Where’s the common sense?

Recently we took what we thought would be a pleasant ride up to the beautiful Estes Park, and were amazed by what I consider ignorance, stupidity and disrespect for other people sharing the road with the cyclist groups riding in the same direction.

I was just beside myself trying to figure out why they take such chances on a busy road, riding two and three abreast, when if they rode single file, they would be much safer and traffic would flow much better. This highway barely provides enough lane for one bike, let alone two or three, yet they persist in riding almost half way into the traffic lanes and take the chance of getting hit by a car.

I know there are 3-foot laws that protect this breed of risk takers, but there should also be laws to protect the car drivers and keep the cyclists in a single file. There were several instances where traffic was stopped, because the road did not lend enough width for two cars to pass in opposite directions and two or three cyclists riding side by side that were not going to change.

I don’t know what it is, but when they put that helmet on their heads and slip into their colorful Spandex outfits, they seem to get stupid and numb between the ears.

What ever happened to that 7th sense, called common sense?

Robert Raskey

Falcon

 

City’s face is just fine

I guess Bob Armintor (Letters, Aug. 31) doesn’t like Colorado Springs’ face.
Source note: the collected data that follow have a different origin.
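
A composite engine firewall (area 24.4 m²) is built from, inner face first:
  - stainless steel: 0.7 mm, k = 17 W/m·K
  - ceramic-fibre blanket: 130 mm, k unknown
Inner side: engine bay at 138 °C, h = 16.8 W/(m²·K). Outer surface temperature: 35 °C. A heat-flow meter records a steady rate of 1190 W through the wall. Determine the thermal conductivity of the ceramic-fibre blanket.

Thermal resistances in series:
R_inner film = 1/(h_i·A) = 1/(16.8×24.4) = 0.00244 K/W
R_stainless steel = L/(kA) = 0.0007/(17×24.4) = 1.688×10^-6 K/W
Sum of known resistances R_other = 0.002441 K/W
Total R = ΔT/Q = 103/1190 = 0.08655 K/W
R_ceramic-fibre blanket = R_total − R_other = 0.08411 K/W
k = L/(R·A) = 0.13/(0.08411×24.4)

k ≈ 0.0633 W/(m·K)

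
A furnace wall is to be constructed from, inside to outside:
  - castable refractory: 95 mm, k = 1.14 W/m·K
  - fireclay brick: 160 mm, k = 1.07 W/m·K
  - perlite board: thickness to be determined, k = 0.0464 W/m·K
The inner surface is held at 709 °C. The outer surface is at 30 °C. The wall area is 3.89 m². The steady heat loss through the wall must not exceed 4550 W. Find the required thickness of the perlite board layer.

L ≈ 16.1 mm

Series thermal resistances:
R_castable refractory = L/(kA) = 0.095/(1.14×3.89) = 0.02142 K/W
R_fireclay brick = L/(kA) = 0.16/(1.07×3.89) = 0.03844 K/W
Sum of the known resistances R_other = 0.05986 K/W
Required total resistance R_tot = ΔT/Q_allow = 679/4550 = 0.1492 K/W
R_perlite board = R_tot − R_other = 0.08937 K/W
L = R·k·A = 0.08937×0.0464×3.89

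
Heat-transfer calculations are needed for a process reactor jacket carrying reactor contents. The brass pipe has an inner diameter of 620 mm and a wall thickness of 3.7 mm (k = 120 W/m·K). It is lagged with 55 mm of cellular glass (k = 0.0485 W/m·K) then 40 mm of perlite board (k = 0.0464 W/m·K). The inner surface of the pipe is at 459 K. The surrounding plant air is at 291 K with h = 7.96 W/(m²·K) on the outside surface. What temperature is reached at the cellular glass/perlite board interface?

T ≈ 363 K

Cylindrical conduction, so R = ln(r₂/r₁)/(2πkL) per layer, in series:
R_brass pipe wall = ln(313.7/310)/(2π×120×1) = 1.574×10^-5 K/W
R_cellular glass = ln(368.7/313.7)/(2π×0.0485×1) = 0.5301 K/W
R_perlite board = ln(408.7/368.7)/(2π×0.0464×1) = 0.3533 K/W
R_outer film = 1/(h_o·2πr_oL) = 1/(7.96×2π×0.4087×1) = 0.04892 K/W
R_total = 0.9323 K/W
Q = ΔT/R_total = 168/0.9323
Q = 180 W/m
T_interface = T_inner − Q·ΣR(inner→interface) = 459 − 180×0.5301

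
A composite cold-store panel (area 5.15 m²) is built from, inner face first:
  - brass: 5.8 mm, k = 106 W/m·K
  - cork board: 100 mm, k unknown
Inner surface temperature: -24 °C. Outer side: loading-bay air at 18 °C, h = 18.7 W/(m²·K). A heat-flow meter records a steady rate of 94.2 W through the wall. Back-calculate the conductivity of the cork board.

k ≈ 0.0446 W/(m·K)

Thermal resistances in series:
R_brass = L/(kA) = 0.0058/(106×5.15) = 1.062×10^-5 K/W
R_outer film = 1/(h_o·A) = 1/(18.7×5.15) = 0.01038 K/W
Sum of known resistances R_other = 0.01039 K/W
Total R = ΔT/Q = 42/94.2 = 0.4459 K/W
R_cork board = R_total − R_other = 0.4355 K/W
k = L/(R·A) = 0.1/(0.4355×5.15)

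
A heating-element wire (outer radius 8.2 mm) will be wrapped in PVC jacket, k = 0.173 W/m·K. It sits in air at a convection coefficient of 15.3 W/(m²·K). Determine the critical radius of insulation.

For a cylinder r_cr = k/h = 0.173/15.3
r_cr = 11.3 mm; since the bare radius (8.2 mm) is below r_cr, adding a thin layer of insulation will *increase* heat loss.

r_cr ≈ 11.3 mm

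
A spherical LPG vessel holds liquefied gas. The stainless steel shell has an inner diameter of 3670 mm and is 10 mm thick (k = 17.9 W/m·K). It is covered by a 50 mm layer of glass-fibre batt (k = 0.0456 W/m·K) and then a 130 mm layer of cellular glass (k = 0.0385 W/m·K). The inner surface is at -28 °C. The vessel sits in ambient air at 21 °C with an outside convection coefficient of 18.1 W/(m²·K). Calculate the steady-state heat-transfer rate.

Q ≈ 510 W

For a spherical shell R = (1/r₁ − 1/r₂)/(4πk); film R = 1/(h·4πr²). In series:
R_stainless steel shell = (1/1.835 − 1/1.845)/(4π×17.9) = 1.313×10^-5 K/W
R_glass-fibre batt = (1/1.845 − 1/1.895)/(4π×0.0456) = 0.02496 K/W
R_cellular glass = (1/1.895 − 1/2.025)/(4π×0.0385) = 0.07002 K/W
R_outer film = 1/(h·4πr_o²) = 1/(18.1×4π×2.025²) = 0.001072 K/W
R_total = 0.09606 K/W
Q = ΔT/R_total = 49/0.09606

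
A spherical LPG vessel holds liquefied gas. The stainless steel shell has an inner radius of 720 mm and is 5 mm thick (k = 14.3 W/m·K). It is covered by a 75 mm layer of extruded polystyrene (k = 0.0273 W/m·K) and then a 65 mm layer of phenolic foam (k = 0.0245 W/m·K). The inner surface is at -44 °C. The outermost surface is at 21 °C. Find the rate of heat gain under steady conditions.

Q ≈ 95.3 W

Each spherical layer contributes R = (1/r_i − 1/r_o)/(4πk):
R_stainless steel shell = (1/0.72 − 1/0.725)/(4π×14.3) = 5.33×10^-5 K/W
R_extruded polystyrene = (1/0.725 − 1/0.8)/(4π×0.0273) = 0.3769 K/W
R_phenolic foam = (1/0.8 − 1/0.865)/(4π×0.0245) = 0.3051 K/W
R_total = 0.6821 K/W
Q = ΔT/R_total = 65/0.6821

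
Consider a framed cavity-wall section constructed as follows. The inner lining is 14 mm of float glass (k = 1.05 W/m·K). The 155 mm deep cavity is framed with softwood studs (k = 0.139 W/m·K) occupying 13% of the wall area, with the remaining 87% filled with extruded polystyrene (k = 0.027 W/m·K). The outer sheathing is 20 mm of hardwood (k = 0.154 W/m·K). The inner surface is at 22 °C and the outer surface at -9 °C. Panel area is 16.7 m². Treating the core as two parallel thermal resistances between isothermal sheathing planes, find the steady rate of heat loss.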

He is entitled to his opinion of course, but I like the city’s face just fine.

His complaint, I guess, is religion. He wrote “where are the moderate religious voices in our community?”

Bob, they are everywhere. You are just not looking or listening. They are in the church on the corner, they are people in the malls, they are driving past you and in front of you on the streets. They are in the military at Fort Carson and Peterson AFB; they are all over the place. They speak with their actions, deeds, and kindness. Are you listening?

Much of what you wrote I agree with, i.e., “reach out to those you may not know, etc.” But to compare intolerance to the Holocaust was just plain wrong.

Armintor wrote “Let’s join together to change the national public face of Colorado Springs.” No, I like our face just fine.

Steve Sinn

Manitou Springs

 

‘Too extreme for Colorado’

A Democratic TV ad accuses Ken B uck of wanting to “rewrite” the Constitution by having U.S. senators elected by the state legislature, and calling that “too extreme for Colorado.”

They correctly point out that the current way we elect senators has worked for close to one hundred years, but how did we select senators before that? By the founding fathers original intent, the state legislatures! Do our Democratic friends think the founding fathers are “too extreme for Colorado?” Section 3 of the U.S. Constitution was changed in 1913 by the 17th Amendment to allow direct election of senators. Perhaps Buck is not trying to “rewrite” the Constitution, but “restore” it. Think about it.